District Court: State law right-to-cure provisions preempted by National Bank Act

Courts Debt Collection FDCPA State Issues Consumer Finance National Bank Act

Courts

On August 4, the U.S. District Court for the Western District of Wisconsin granted defendants’ motion for partial summary judgment in an action alleging claims under the FDCPA and the Wisconsin Consumer Act (WCA). The defendants were a debt-purchasing company and a law firm hired by the company to recover outstanding debt and purported late fees on the plaintiff’s account in a separate state-court action. After the plaintiff failed to make payments on his outstanding balance, the original creditor (a national bank) charged late fees and mailed him a “right to cure” letter advising him of the minimum payment due and the deadline to make the payment. The account was eventually sold to the debt-purchasing company after the plaintiff failed to make any minimum payments. The law firm sent the plaintiff two letters on behalf of the debt-purchasing company, one which outlined his right to dispute the debt and one which provided a “notice of right to cure default.” A small claims action was filed against the plaintiff in state court, in which the plaintiff argued for dismissal, contending in part that the notice of default failed to itemize delinquency charges as required under Wisconsin law. The plaintiff then filed this suit in federal court alleging violations of the FDCPA and the WCA, claiming that the defendants “falsely represented the status of his debt in violation of § 1692e by purporting to have properly accelerated his debt and filed suit against him despite [the plaintiff] never being provided an adequate right to cure letter pursuant to Wisconsin law.”

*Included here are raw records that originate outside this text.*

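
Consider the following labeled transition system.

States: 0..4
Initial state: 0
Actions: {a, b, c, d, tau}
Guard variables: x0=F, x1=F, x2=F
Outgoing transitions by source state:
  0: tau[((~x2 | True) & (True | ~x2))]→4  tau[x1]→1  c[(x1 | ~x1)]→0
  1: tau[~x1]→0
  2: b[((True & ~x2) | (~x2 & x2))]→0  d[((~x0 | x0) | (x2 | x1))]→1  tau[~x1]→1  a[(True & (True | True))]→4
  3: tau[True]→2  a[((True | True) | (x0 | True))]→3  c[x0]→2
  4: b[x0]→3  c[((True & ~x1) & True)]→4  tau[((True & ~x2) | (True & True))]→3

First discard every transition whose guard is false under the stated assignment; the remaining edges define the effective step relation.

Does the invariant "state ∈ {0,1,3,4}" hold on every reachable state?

Allowed set {0,1,3,4}
Reachable = {0,1,2,3,4}
  0: ✓
  1: ✓
  2: outside
  3: ✓
  4: ✓
reach 2 via tau·tau·tau — violates

Answer: INVARIANT VIOLATED at state 2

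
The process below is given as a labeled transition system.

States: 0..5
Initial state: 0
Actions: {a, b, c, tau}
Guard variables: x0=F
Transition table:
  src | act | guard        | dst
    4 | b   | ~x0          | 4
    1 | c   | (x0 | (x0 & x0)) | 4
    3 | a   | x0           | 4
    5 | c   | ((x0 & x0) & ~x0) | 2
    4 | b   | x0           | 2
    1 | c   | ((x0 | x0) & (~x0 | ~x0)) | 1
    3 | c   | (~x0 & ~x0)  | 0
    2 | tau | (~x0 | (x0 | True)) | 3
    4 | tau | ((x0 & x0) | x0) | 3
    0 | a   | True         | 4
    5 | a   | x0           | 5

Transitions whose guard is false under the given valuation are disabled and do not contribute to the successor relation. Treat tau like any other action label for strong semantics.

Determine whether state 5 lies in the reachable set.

Answer: UNREACHABLE

Trace:
After dropping false guards: 4 live edges.
L0 = {0}
L1 = {4}  now seen {0,4}
Reachable = {0,4}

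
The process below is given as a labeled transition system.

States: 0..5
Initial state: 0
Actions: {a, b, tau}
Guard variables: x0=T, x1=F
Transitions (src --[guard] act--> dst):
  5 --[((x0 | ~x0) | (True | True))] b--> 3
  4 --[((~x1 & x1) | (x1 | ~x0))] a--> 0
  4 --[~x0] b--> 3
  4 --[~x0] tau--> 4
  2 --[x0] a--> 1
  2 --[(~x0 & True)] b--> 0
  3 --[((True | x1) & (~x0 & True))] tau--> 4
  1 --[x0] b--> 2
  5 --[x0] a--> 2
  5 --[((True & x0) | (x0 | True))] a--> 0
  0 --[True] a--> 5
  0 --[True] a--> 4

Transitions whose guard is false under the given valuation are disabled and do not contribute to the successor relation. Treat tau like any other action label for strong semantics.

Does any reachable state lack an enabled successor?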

First, in reviewing whether the plaintiff had standing to sue, the court determined that the “costs, time, and energy” incurred by the plaintiff to defend himself in the state-court action amounted to a “concrete injury in fact” that established his standing in the federal-court action. However, upon reviewing the WCA’s right-to-cure provisions as the basis for the plaintiff’s claims that the defendants violated federal and state laws by allegedly falsely representing that they could accelerate the plaintiff’s debt and sue him, the court examined whether the state law’s notice and right-to-cure provisions were federally preempted by the National Bank Act (NBA), as the original creditor’s rights and duties were assigned to the debt-purchasing company when the account was sold. The court determined that while the WCA right-to-cure provisions “do relate in part to debt collection,” they also “go beyond that by imposing conditions on the terms of credit within the lending relationship.” The court ultimately concluded that the WCA provisions “are inapplicable to national banks by reason of federal preemption,” and, as such, the court found “that a debt collector assigned a debt from a national bank is likewise exempt from those requirements” and was not required to send the plaintiff a right-to-cure letter “as a precondition to accelerating his debt or filing suit against him.”